Les principes à ne pas oublier :
 - formaliser (même brièvement) les termes principaux de la délégation
 - déterminer les objectifs à atteindre
 - définir précisément les tâches à accomplir (et les moyens affectés)
 - mettre en évidence les pouvoirs de décision et les limites y afférant
 - préciser les indicateurs de mesure des résultats et leur périodicité

Tout ceci se faisant par une réelle négociation, rendue possible par la réunion préalable, dans laquelle les deux parties ont l’impression de s’y retrouver.
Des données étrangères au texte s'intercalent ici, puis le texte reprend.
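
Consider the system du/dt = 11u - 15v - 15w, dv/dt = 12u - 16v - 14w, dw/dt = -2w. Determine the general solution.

u(t) = C_1e^(-4t) - 5C_2e^(-t), v(t) = C_1e^(-4t) - 4C_2e^(-t) - C_3e^(-2t), w(t) = C_3e^(-2t)

Coefficient matrix A = [[11, -15, -15], [12, -16, -14], [0, 0, -2]].
det(A - λI) = 0 gives eigenvalues λ = -4, -1, -2.
For λ=-4: eigenvector (1,1,0).
For λ=-1: eigenvector (-5,-4,0).
For λ=-2: eigenvector (0,-1,1).
General solution: C_1e^(-4t)(1,1,0) + C_2e^(-t)(-5,-4,0) + C_3e^(-2t)(0,-1,1).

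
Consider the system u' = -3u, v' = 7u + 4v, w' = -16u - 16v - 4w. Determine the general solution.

u(t) = C_1e^(-3t), v(t) = -C_1e^(-3t) + C_2e^(4t), w(t) = -2C_2e^(4t) + C_3e^(-4t)

Coefficient matrix A = [[-3, 0, 0], [7, 4, 0], [-16, -16, -4]].
det(A - λI) = 0 gives eigenvalues λ = -3, 4, -4.
For λ=-3: eigenvector (1,-1,0).
For λ=4: eigenvector (0,1,-2).
For λ=-4: eigenvector (0,0,1).
General solution: C_1e^(-3t)(1,-1,0) + C_2e^(4t)(0,1,-2) + C_3e^(-4t)(0,0,1).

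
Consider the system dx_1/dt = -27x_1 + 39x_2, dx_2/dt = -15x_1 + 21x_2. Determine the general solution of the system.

Coefficient matrix A = [[-27, 39], [-15, 21]].
Characteristic polynomial det(A - λI) = λ^2 + 6λ + 18 = 0.
Eigenvalues λ = -3 ± 3i (complex conjugate pair).
For λ=-3+3i: an eigenvector is (2,1) - i(-3,-2) = (2 + 3i, 1 + 2i).
A real fundamental pair from Re and Im of e^((-3+3i)t)v: X_1 = e^(-3t)(cos(3t)·(2,1) + sin(3t)·(-3,-2)), X_2 = e^(-3t)(sin(3t)·(2,1) - cos(3t)·(-3,-2)).
General solution: C_1X_1 + C_2X_2.

x_1(t) = -3C_1e^(-3t)sin(3t) + 2C_1e^(-3t)cos(3t) + 2C_2e^(-3t)sin(3t) + 3C_2e^(-3t)cos(3t), x_2(t) = -2C_1e^(-3t)sin(3t) + C_1e^(-3t)cos(3t) + C_2e^(-3t)sin(3t) + 2C_2e^(-3t)cos(3t)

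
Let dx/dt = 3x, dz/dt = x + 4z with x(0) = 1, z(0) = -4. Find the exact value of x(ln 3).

A = [[3,0],[1,4]]; eigenvalues λ = 3, 4.
Eigenvectors: (1,-1) for λ=3, (0,-1) for λ=4.
From the initial condition, c_1 = 1, c_2 = 3.
x(ln 3) = (1)(3^3)(1) + (3)(3^4)(0) = 27.

27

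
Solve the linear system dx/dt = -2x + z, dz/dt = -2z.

x(t) = -K_1e^(-2t) - K_2te^(-2t) - 3K_2e^(-2t), z(t) = -K_2e^(-2t)

Coefficient matrix A = [[-2, 1], [0, -2]].
Characteristic polynomial det(A - λI) = λ^2 + 4λ + 4 = 0.
Single eigenvalue λ = -2 with algebraic multiplicity 2.
Eigenvector v = (-1,0); generalized eigenvector w with (A-λI)w=v is (-3,-1).
General solution: e^(-2t)[K_1·v + K_2·(t·v + w)].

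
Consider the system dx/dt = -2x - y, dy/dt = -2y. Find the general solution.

x(t) = -c_1e^(-2t) - c_2te^(-2t) - 2c_2e^(-2t), y(t) = c_2e^(-2t)

Coefficient matrix A = [[-2, -1], [0, -2]].
Characteristic polynomial det(A - λI) = λ^2 + 4λ + 4 = 0.
Single eigenvalue λ = -2 with algebraic multiplicity 2.
Eigenvector v = (-1,0); generalized eigenvector w with (A-λI)w=v is (-2,1).
General solution: e^(-2t)[c_1·v + c_2·(t·v + w)].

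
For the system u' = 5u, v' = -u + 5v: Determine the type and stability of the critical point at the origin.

unstable improper node

A = [[5,0],[-1,5]]; det(A-λI) = λ^2 - 10λ + 25.
repeated λ = 5 with a single eigenvector.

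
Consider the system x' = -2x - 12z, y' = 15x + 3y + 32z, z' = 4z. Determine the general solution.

Coefficient matrix A = [[-2, 0, -12], [15, 3, 32], [0, 0, 4]].
det(A - λI) = 0 gives eigenvalues λ = -2, 3, 4.
For λ=-2: eigenvector (1,-3,0).
For λ=3: eigenvector (0,1,0).
For λ=4: eigenvector (-2,2,1).
General solution: K_1e^(-2t)(1,-3,0) + K_2e^(3t)(0,1,0) + K_3e^(4t)(-2,2,1).

x(t) = K_1e^(-2t) - 2K_3e^(4t), y(t) = -3K_1e^(-2t) + K_2e^(3t) + 2K_3e^(4t), z(t) = K_3e^(4t)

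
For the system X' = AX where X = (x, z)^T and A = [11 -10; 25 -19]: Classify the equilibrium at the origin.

A = [[11,-10],[25,-19]]; det(A-λI) = λ^2 + 8λ + 41.
λ = -4 ± 5i: negative real part.

stable spiral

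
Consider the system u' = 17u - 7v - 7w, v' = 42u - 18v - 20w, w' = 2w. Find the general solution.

u(t) = c_2e^(-4t) + c_3e^(3t), v(t) = -c_1e^(2t) + 3c_2e^(-4t) + 2c_3e^(3t), w(t) = c_1e^(2t)

Coefficient matrix A = [[17, -7, -7], [42, -18, -20], [0, 0, 2]].
det(A - λI) = 0 gives eigenvalues λ = 2, -4, 3.
For λ=2: eigenvector (0,-1,1).
For λ=-4: eigenvector (1,3,0).
For λ=3: eigenvector (1,2,0).
General solution: c_1e^(2t)(0,-1,1) + c_2e^(-4t)(1,3,0) + c_3e^(3t)(1,2,0).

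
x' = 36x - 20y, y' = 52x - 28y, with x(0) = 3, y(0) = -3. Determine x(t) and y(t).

x(t) = 39e^(4t)sin(4t) + 3e^(4t)cos(4t), y(t) = 63e^(4t)sin(4t) - 3e^(4t)cos(4t)

Coefficient matrix A = [[36, -20], [52, -28]].
Characteristic polynomial det(A - λI) = λ^2 - 8λ + 32 = 0.
Eigenvalues λ = 4 ± 4i (complex conjugate pair).
For λ=4+4i: an eigenvector is (-1,-2) - i(2,3) = (-1 - 2i, -2 - 3i).
A real fundamental pair from Re and Im of e^((4+4i)t)v: X_1 = e^(4t)(cos(4t)·(-1,-2) + sin(4t)·(2,3)), X_2 = e^(4t)(sin(4t)·(-1,-2) - cos(4t)·(2,3)).
General solution: K_1X_1 + K_2X_2.
Applying x(0)=3, y(0)=-3 gives K_1=15, K_2=-9.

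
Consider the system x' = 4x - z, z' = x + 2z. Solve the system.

x(t) = -C_1e^(3t) - C_2te^(3t) - 2C_2e^(3t), z(t) = -C_1e^(3t) - C_2te^(3t) - C_2e^(3t)

Coefficient matrix A = [[4, -1], [1, 2]].
Characteristic polynomial det(A - λI) = λ^2 - 6λ + 9 = 0.
Single eigenvalue λ = 3 with algebraic multiplicity 2.
Eigenvector v = (-1,-1); generalized eigenvector w with (A-λI)w=v is (-2,-1).
General solution: e^(3t)[C_1·v + C_2·(t·v + w)].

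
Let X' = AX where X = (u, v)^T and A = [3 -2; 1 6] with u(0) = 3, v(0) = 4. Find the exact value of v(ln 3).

2106

A = [[3,-2],[1,6]]; eigenvalues λ = 5, 4.
Eigenvectors: (1,-1) for λ=5, (2,-1) for λ=4.
From the initial condition, c_1 = -11, c_2 = 7.
v(ln 3) = (-11)(3^5)(-1) + (7)(3^4)(-1) = 2106.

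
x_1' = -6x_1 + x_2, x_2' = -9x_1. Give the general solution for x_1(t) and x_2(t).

x_1(t) = c_1e^(-3t) + c_2te^(-3t) - c_2e^(-3t), x_2(t) = 3c_1e^(-3t) + 3c_2te^(-3t) - 2c_2e^(-3t)

Coefficient matrix A = [[-6, 1], [-9, 0]].
Characteristic polynomial det(A - λI) = λ^2 + 6λ + 9 = 0.
Single eigenvalue λ = -3 with algebraic multiplicity 2.
Eigenvector v = (1,3); generalized eigenvector w with (A-λI)w=v is (-1,-2).
General solution: e^(-3t)[c_1·v + c_2·(t·v + w)].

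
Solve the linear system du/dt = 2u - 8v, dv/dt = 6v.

Coefficient matrix A = [[2, -8], [0, 6]].
Characteristic polynomial det(A - λI) = λ^2 - 8λ + 12 = 0.
Eigenvalues λ = 6, 2.
For λ=6: (A-λI) row 1 is [-4, -8], so an eigenvector is (2, -1).
For λ=2: (A-λI) row 1 is [0, -8], so an eigenvector is (1, 0).
General solution: K_1e^(6t)(2,-1) + K_2e^(2t)(1,0).

u(t) = 2K_1e^(6t) + K_2e^(2t), v(t) = -K_1e^(6t)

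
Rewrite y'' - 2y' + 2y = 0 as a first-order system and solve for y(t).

y(t) = K_1e^(t)cos(t) + K_2e^(t)sin(t)

Let x_1 = y, x_2 = y'. Then x_1' = x_2 and x_2' = -2x_1 + 2x_2.
A = [[0,1],[-2,2]]; det(A-λI) = λ^2 - 2λ + 2.
Eigenvalues λ = 1 ± i.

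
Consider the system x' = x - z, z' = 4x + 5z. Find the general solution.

x(t) = C_1e^(3t) + C_2te^(3t) - 2C_2e^(3t), z(t) = -2C_1e^(3t) - 2C_2te^(3t) + 3C_2e^(3t)

Coefficient matrix A = [[1, -1], [4, 5]].
Characteristic polynomial det(A - λI) = λ^2 - 6λ + 9 = 0.
Single eigenvalue λ = 3 with algebraic multiplicity 2.
Eigenvector v = (1,-2); generalized eigenvector w with (A-λI)w=v is (-2,3).
General solution: e^(3t)[C_1·v + C_2·(t·v + w)].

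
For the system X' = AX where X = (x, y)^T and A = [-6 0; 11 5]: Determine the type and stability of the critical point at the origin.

A = [[-6,0],[11,5]]; det(A-λI) = λ^2 + λ - 30.
λ = 5, -6: opposite signs.

saddle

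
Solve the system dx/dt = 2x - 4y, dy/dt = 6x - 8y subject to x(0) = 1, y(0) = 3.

Coefficient matrix A = [[2, -4], [6, -8]].
Characteristic polynomial det(A - λI) = λ^2 + 6λ + 8 = 0.
Eigenvalues λ = -4, -2.
For λ=-4: (A-λI) row 1 is [6, -4], so an eigenvector is (2, 3).
For λ=-2: (A-λI) row 1 is [4, -4], so an eigenvector is (-1, -1).
General solution: c_1e^(-4t)(2,3) + c_2e^(-2t)(-1,-1).
Applying x(0)=1, y(0)=3 gives c_1=2, c_2=3.

x(t) = -3e^(-2t) + 4e^(-4t), y(t) = -3e^(-2t) + 6e^(-4t)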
L'exercice et le suivi de la délégation

Pour optimiser les chances de réussite de l’opération, le responsable (le Président) doit s’attacher à :
 - Entretenir une relation de confiance en respectant la règle de responsabilité (éviter par exemple de culpabiliser l’équipier en cas d’ erreur au début).
 - Accorder une vraie autonomie en respectant la règle de non ingérence et droit à l’erreur (s’interdire toute intervention dans le domaine confié) et laisser l’équipier décider seul.
 - Assurer ses équipiers de son soutien, de son appui (tout en leur permettant d’éviter quelques écueils graves et corriger immédiatement tout écart important si la situation l’exige).
 - Réaliser un suivi selon des modalités définies.
Le respect de la périodicité du contrôle est une évidence et la nature du contrôle doit s’appuyer sur les indicateurs définis lors de l’entretien définitif de délégation.
Ces indicateurs peuvent être remis en cause lors d’entretiens réguliers entre le responsable et le délégué.

Conclusion

Cet exposé, un peu théorique il est vrai, tiré de plusieurs ouvrages traitant du sujet, pose les bases incontournables de la vraie délégation.
Chaque Président pourra en faire l’usage qui convient le mieux à la situation et à son tempérament.
Dans tous les cas n’oubliez pas que nos clubs ne sont pas "notre propriété" et qu’il nous faut "partager le pouvoir" tout autant que les responsabilités ! Pourquoi ne pas le faire en respectant des principes qui ont fait leurs preuves ?!